Yes, new engine is there. That it is going to work at 1GB I already knew, and that’s not the issue here. The issue is, that models generated at various workspace memory settings can be different from each other, and the tool does not work correctly with larger workspaces.

@Morganh has the issue been verified as I asked?

The -w cannot set to very large. Otherwise, there is no memory space for other application.
I will verify your case later.

The default -w value is 1<<30 (i.e, 1GB) . It works for your case.
End user cannot set to a much higher value.
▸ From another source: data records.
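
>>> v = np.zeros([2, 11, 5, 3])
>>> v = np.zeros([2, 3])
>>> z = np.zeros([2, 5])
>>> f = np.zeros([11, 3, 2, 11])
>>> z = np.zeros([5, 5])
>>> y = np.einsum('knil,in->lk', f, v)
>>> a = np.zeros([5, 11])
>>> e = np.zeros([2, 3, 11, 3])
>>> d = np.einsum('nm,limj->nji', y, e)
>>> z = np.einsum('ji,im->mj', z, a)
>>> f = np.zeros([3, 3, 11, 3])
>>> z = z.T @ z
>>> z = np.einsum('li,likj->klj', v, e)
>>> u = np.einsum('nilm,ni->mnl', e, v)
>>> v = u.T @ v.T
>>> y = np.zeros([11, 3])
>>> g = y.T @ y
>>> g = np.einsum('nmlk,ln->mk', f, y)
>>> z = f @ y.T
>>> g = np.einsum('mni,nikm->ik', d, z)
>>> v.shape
(11, 2, 2)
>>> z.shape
(3, 3, 11, 11)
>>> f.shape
(3, 3, 11, 3)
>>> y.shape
(11, 3)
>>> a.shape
(5, 11)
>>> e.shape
(2, 3, 11, 3)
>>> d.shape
(11, 3, 3)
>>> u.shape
(3, 2, 11)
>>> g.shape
(3, 11)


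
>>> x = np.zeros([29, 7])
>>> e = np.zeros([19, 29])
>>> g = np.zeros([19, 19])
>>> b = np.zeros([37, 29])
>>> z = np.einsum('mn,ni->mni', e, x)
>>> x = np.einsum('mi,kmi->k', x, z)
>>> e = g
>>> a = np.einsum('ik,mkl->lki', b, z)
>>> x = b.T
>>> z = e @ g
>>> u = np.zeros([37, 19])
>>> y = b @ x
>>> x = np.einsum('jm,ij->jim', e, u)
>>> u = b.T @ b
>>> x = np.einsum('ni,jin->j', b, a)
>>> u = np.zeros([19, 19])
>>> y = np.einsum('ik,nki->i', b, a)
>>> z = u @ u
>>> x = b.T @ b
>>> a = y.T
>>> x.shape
(29, 29)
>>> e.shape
(19, 19)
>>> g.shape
(19, 19)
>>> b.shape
(37, 29)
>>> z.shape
(19, 19)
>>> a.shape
(37,)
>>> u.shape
(19, 19)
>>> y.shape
(37,)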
root@862a17075444:/workspace# tlt-converter -h
usage: tlt-converter [-h] [-v] [-e ENGINE_FILE_PATH]
[-i INPUT_ORDER] [-s] [-u DLA_CORE]

Generate TensorRT engine from exported model

positional arguments:
input_file Input file (.etlt exported model).

required flag arguments:
-d comma separated list of input dimensions(not required for TLT 3.0 new models).
-k model encoding key.

optional flag arguments:
-b calibration batch size (default 8).
-c calibration cache file (default cal.bin).
-e file the engine is saved to (default saved.engine).
-i input dimension ordering – nchw, nhwc, nc (default nchw).
-m maximum TensorRT engine batch size (default 16). If meet with out-of-memory issue, please decrease the batch size accordingly.
-o comma separated list of output node names (default none).
-p comma separated list of optimization profile shapes in the format <input_name>,<min_shape>,<opt_shape>,<max_shape>, where each shape has the format: xxx. Can be specified multiple times if there are multiple input tensors for the model. This argument is only useful in dynamic shape case.
-s TensorRT strict_type_constraints flag for INT8 mode(default false).
-t TensorRT data type – fp32, fp16, int8 (default fp32).
-u Use DLA core N for layers that support DLA(default = -1, which means no DLA core will be utilized for inference. Note that it’ll always allow GPU fallback).
-w maximum workspace size of TensorRT engine (default 1<<30). If meet with out-of-memory issue, please increase the workspace size accordingly.